Dapsone-induced methemoglobinemia and hemolytic anemia

The patient

A 46-year-old woman with celiac disease and lupus with cutaneous manifestations and inflammatory arthritis who had been on dapsone and hydroxychloroquine for the past few years presented with gradual shortness of breath of about a month's duration. Her symptoms were mostly dyspnea on exertion without any cough, fevers, or other pneumonia symptoms. Upon examination, she had clear lung sounds with 14 to 16 breaths/min and no use of accessory muscles. White blood cells, platelets, electrolytes, and initial chest X-ray were within normal limits. Her liver function tests revealed a mildly elevated bilirubin level of 1.4 mg/dL (reference range, 0.2 to 1.2 mg/dL) with a normal aspartate aminotransferase level of 21 U/L (reference range, 11 to 40 U/L) and a normal alanine aminotransferase level of 18 U/L (reference range, 5 to 46 U/L). COVID-19, influenza, and RSV testing were negative.

The patient was hypoxic on room air and was placed initially on 2 L of supplemental oxygen. An arterial blood gas (ABG) analysis showed SpO₂ levels of 141 mm Hg (reference range, 69 to 118 mm Hg) and methemoglobin levels of 12.8% (reference range, <1% to 2%). Her condition progressively worsened and she became pale, requiring up to 15 L of supplemental oxygen even with a PO₂ of 288 mm Hg. This rapidly improved with methylene blue and high-dose vitamin C treatment. Further testing revealed haptoglobin levels of less than 10 mg/dL (reference range, 43 to 212 mg/dL), and a peripheral smear showed schistocytes. Her bilirubin level returned to normal by day 3, and she was discharged home without supplemental oxygen. Dapsone was discontinued, and she was doing well at a two-week follow-up.

The diagnosis

The diagnosis is dapsone-induced methemoglobinemia and hemolytic anemia. While dapsone-induced methemoglobinemia has been commonly reported in the literature, with an estimated incidence of up to 20% after oral administration, the concomitant presence of hemolytic anemia is uncommon. Methemoglobinemia is a clinical diagnosis based on history and presenting symptoms, including hypoxemia refractory to supplemental oxygen and the presence of chocolate-colored blood. A history of dapsone intake and hypoxemia out of proportion with clinical findings supports the diagnosis. ABG analysis is routinely used to make a diagnosis of methemoglobinemia. The condition occurs due to the direct hemolytic effect of oxygen free radicals on the red blood cell through dapsone hydroxylamine. This condition can be fatal if not promptly recognized and treated.

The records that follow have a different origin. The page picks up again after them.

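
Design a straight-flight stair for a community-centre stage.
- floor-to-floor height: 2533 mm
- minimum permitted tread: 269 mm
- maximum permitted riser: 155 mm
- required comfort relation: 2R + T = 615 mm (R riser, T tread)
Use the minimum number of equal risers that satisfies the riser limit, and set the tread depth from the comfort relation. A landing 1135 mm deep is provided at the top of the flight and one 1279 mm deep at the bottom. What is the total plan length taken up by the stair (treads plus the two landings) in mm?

2533 / 155 = 16.342 → round up to 17 risers.
Each riser is 2533/17 = 149 mm (≤ 155 mm).
T = 615 − 2·149 = 317 mm, which satisfies the 269 mm minimum.
Going = (17 − 1) × 317 = 5072 mm.
Add landings: 5072 + 1135 + 1279 = 7486 mm.

7486 mm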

Although most cases of dapsone-induced hemolytic anemia occur in patients with G6PD deficiency, there are reports of dapsone-induced hemolytic anemia in transplant recipients with normal G6PD levels. Patients with elevated serum creatinine and lower body weight are at higher risk of this complication. In the setting of solid organ transplant, the incidence of dapsone-induced hemolytic anemia in patients with normal G6PD levels ranges from 23% to 76%. In stem cell recipients, the incidence of hemolysis has been reported to be 87%. Even with treatment, hemolytic anemia can continue for up to two to twelve weeks in such patients.

In addition to ABG, the workup should include investigations to rule out hemolysis, including complete blood count, reticulocyte count, peripheral smear review and measurement of lactate dehydrogenase measurement, liver function, and haptoglobin.

Pearls

• Hemolysis workup and methemoglobin levels should be ordered in all patients with suspected dapsone-induced toxicity.
• Treatment of methemoglobinemia includes removal of the inciting agent, use of the antidote methylene blue, and supplemental oxygen.